There’s a quiet darkness that hovers over songs like “Bows and Arrows” and “Something Somewhere,” but the album also contains moments of tenderness and hope. “And if it rains, well, that’s OK / We can take shelter behind homе plate / Either way / We’ll hеad out after the bottom of the eighth,” Heidecker sings on “Bottom of the 8th,” a charming homage to fatherhood (his daughter Amelia also appears on the album).
Written during the pandemic, the album’s relatable mixture of worry and hope feels perfectly suited to the current cultural moment.
“It’s really no different than ‘On Cinema,’” Heidecker suggested. “We’re all feeling a certain way, and we’re all dealing with stuff in different ways, so let’s sing about it, or let’s make jokes about it. Let’s bring it out into the open and see if it’s helpful.”
As our conversation wraps, I ask Heidecker how he manages to balance his career, which seems to swing wildly between these moments of exaggerated caricature and earnest songwriting.

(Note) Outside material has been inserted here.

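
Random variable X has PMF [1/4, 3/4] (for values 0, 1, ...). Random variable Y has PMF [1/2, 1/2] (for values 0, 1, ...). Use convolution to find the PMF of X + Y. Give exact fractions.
P(X+Y=k) = Σ_i P(X=i)·P(Y=k-i) — a convolution of [1/4, 3/4] and [1/2, 1/2]. P(X+Y=0) = (1/4)×(1/2) = 1/8; P(X+Y=1) = (1/4)×(1/2) + (3/4)×(1/2) = 1/8 + 3/8 = 1/2; P(X+Y=2) = (3/4)×(1/2) = 3/8. PMF: [1/8, 1/2, 3/8] (sums to 1 ✓)

[1/8, 1/2, 3/8]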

“Everything I do always starts from the same place: is it fun to do? Is it enriching? I don’t collect things, I don’t really have any hobbies. I just like making music and I like making funny things with my friends,” he said. “Sometimes you’re in the mood to be silly, and sometimes you want to work from an emotional place. Sometimes you need to get some stuff out.
“I’m just so grateful that there are people out there that like my music,” he added. “I do these shows and people sing along to my songs, and it’s very moving. I’m sure Bruce Springsteen feels the exact same way.”